Обычно говорят, что поляки недоброжелательны к русским, помня о пережитых обидах. Отчасти это так. И корни здесь уходят куда глубже двух последних веков, а любые перемены в Европе свидетельствуют: при любых внешних сдвигах основа остается прежней. Ее не коснулись ни революция во Франции, ни октябрьский переворот в России, ни послевоенный приход к власти коммунистов в Польше. Может быть, каждая цивилизация несет отпечаток того периода, который был для нас ключевым. Франция обязана всем своему городскому сословию — силе созидательной и мощной уже за два столетия до Революции. А в Польше в эту эпоху складывалась дворянская культура, и польский крестьянин или рабочий по сей день колют ею глаза русскому, сплошь и рядом неся на себе ее следы, почему и получают от него злорадную кличку „пана”.

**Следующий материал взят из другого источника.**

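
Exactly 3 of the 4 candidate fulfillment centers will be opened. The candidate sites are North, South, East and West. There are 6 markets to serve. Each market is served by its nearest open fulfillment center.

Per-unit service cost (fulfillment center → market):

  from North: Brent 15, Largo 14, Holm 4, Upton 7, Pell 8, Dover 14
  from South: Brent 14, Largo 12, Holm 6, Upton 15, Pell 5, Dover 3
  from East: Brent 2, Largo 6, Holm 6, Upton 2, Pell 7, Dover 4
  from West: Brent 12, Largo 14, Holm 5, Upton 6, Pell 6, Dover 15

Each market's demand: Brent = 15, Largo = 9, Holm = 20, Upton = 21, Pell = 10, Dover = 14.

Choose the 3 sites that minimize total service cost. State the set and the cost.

Choose North, South and East; total service cost 298.

With exactly 3 open, each market uses its cheapest among the chosen.
{North, South, East}: Brent→East 2·15=30, Largo→East 6·9=54, Holm→North 4·20=80, Upton→East 2·21=42, Pell→South 5·10=50, Dover→South 3·14=42. Service cost 298.
{South, East, West}: service cost 318
{North, East, West}: service cost 322
Among all 4 size-3 choices, {North, South, East} is lowest.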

Начало всему — шестнадцатый и семнадцатый века, Сейчас трудно себе даже представить, что польский язык — язык господ, к тому же господ просвещенных—олицетворял изысканность и вкус на востоке до самого Полоцка и Киева. Московия была землей варваров, с которыми — как с татарвой — вели на окраинах войны, но которыми особенно не интересовались: в тогдашней польской словесности чаще встретишь портрет венгра, немца, француза или итальянца, нежели упоминание о подданных русского царя, У этих последних авторы отмечают непостижимую покорность произволу властей, склонность нарушать данное слово, коварство и высмеивают дикость их обычаев (так французам казались дикими обычаи Сарматии). И движение идей, и колонизация лесостепной зоны шли с запада на восток. Все ценное — образцы ремесла, архитектуры и письменности, спора гуманизма и Реформации — приходило в Польшу из Фландрии. Германии, Италии. Если какие заимствования с востока и были, то — через посредство Великого торгового пути — лишь из турецких земель, особенно по всем, что касалось сбруи, упряжи и соответствующего словаря. Московия же той поры, понемногу превращалась в Россию, при всем ее большем или меньшем могуществе не представляла собой для поляков ничего привлекательного. Оставившие в польской культуре несводимый отпечаток XVI и XVII столетия для России наступили лишь в XIX веке. Из этого ощущения пустынной полосы со стороны востока у поляков сложился образ России как чего-то запредельного, находящегося за краем света. Свое поражение в войне поляки встретили недоуменно, как восприняли бы, наверно, победу татар: если в ней и крылся какой-то смысл, то разве что наказания за грехи. (…)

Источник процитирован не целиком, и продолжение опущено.